The primary outcome variables were differences in weight gained and resolution of chest radiograph abnormalities. Secondary outcomes were differences in whole blood cell antigen-stimulated Interferon-gamma(IFN-g) responses, differences in sputum conversion rates and improvements in the TB score. An ad hoc analysis looked at the differences in the cytokine response, and clinical recovery based on differences in baseline vitamin D status.
Baseline clinical data, chest radiographs, sputum and blood samples for 25 hydroxyvitamin D assay and cytokine analysis were collected. The randomization sequence was generated by the Dept. of Pharmacy, Aga Khan University, who were responsible for dispensing the study drug/placebo. The study co-ordinator and physician available at the study site enrolled participants who were eligible. All patients continued to receive Directly Observed Therapy (DOTS) with 2months of 4 antituberculous drugs [Isoniazid, Rifampicin, Ethambutol and Pyrazinamide] followed by 6months of Isoniazid and Ethambutol. Eligible patients were screened, enrolled and randomized by a computer-generated stratified, random assignments list (block randomization). The 2 study arms were either administered 600,000IU of intramuscular vitamin D3 (cholecalciferol) for 2 doses one month apart or an equivalent volume of normal saline matched for colour. Doses were given at enrolment and repeated 4weeks from baseline. This dosage formulation of vitamin D is as recommended for vitamin D supplementation by the Pakistan Endocrine Society [personal communication]. The patient, primary physicians, investigator physicians, study coordinator, site assistants were blinded to the treatment allocation.
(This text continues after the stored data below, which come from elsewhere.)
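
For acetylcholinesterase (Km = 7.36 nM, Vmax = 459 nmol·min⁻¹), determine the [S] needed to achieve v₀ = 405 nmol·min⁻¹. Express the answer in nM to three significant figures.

55.2 nM

Rearranging v = Vmax[S]/(Km+[S]) gives [S] = Km·v/(Vmax − v).
[S] = 7.36 × 405 / (459 − 405) = 2981/54.00 = 55.2 nM.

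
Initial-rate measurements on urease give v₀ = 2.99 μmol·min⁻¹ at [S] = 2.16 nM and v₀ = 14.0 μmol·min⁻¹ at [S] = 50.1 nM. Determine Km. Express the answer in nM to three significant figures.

In reciprocal form, 1/v = (Km/Vmax)·(1/[S]) + 1/Vmax. The two points give (1/[S], 1/v) = (0.4630, 0.3344) and (0.01996, 0.07143).
Slope = (0.3344 − 0.07143)/(0.4630 − 0.01996) = 0.5937; intercept = 0.3344 − 0.5937×0.4630 = 0.05958.
Vmax = 1/intercept = 16.8 μmol·min⁻¹; Km = slope × Vmax = 0.5937 × 16.8 = 9.97 nM.

9.97 nM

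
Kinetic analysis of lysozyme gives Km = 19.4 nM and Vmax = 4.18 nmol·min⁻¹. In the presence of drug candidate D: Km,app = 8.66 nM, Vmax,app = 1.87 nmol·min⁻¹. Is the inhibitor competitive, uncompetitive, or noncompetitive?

Both Km and Vmax decrease by the same factor (~2.24-fold) — characteristic of uncompetitive inhibition.

uncompetitive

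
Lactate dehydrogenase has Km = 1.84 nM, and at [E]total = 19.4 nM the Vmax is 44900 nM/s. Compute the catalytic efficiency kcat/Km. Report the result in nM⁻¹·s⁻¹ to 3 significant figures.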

Clinical assessments and sputum microscopic examinations were performed at all visits (0, 4, 8 and 12weeks of therapy). Chest radiographs and blood samples for cytokine assays were obtained at 0 and 12weeks. Clinical examination was used to calculate a TB score  for all visits. The TB score is a validated assessment tool developed to objectively measure change in the clinical status of TB patients. Its components include self-reported symptoms (cough, shortness of breath, night sweats, chest pain, haemoptysis), clinical signs (tachycardia, pallor, fever, auscultatory findings) body mass index (BMI) and mid-upper arm circumference (MUAC). Mid Upper Arm Circumference (MUAC) was recorded to an accuracy of 0.5cm at the mid-point of the acromion and the olecranon process over the biceps muscle of the non-dominant arm, using a non-stretchable measuring tape. Height was recorded in metres, and weight in kilograms using a standard weighing machine at all visits. Body Mass Index (BMI)=weight (kg)/height (m2). The TB score achieved can range from 0–13. TB scores were further divided into 3 severity classes; Severity Class I (TB score 0 to 5), Class II (TB score 6 – 7) and Class III (TB score≥8). Baseline 25 hydroxyvitamin D levels were measured and divided into ‘Optimal’>30ng/ml, ‘Insufficient’ 20–30ng/ml and ‘Deficient’<20ng/ml.
Chest X-rays were interpreted independently by 2 consultant pulmonologists who were blinded to the treatment allocation process. Three separate methods of disease categorization were employed. This included classification into ‘minimally’, ‘moderately’ and far advanced categories of radiographic infiltrates [11,12]. Secondly, cavity size and change in size from 0 to 12weeks was recorded. Thirdly, the bilateral lung fields were divided in to 3 zones (6 total) and disease extent was recorded as ‘Zone involvement’ (Table 1).
At each follow up visit patients were asked about symptoms of hypercalcemia i.e. nausea, vomiting, abdominal pain, confusion or renal colic. Calcium (and albumin in patients with BMI<18) was measured at 12weeks from enrolment.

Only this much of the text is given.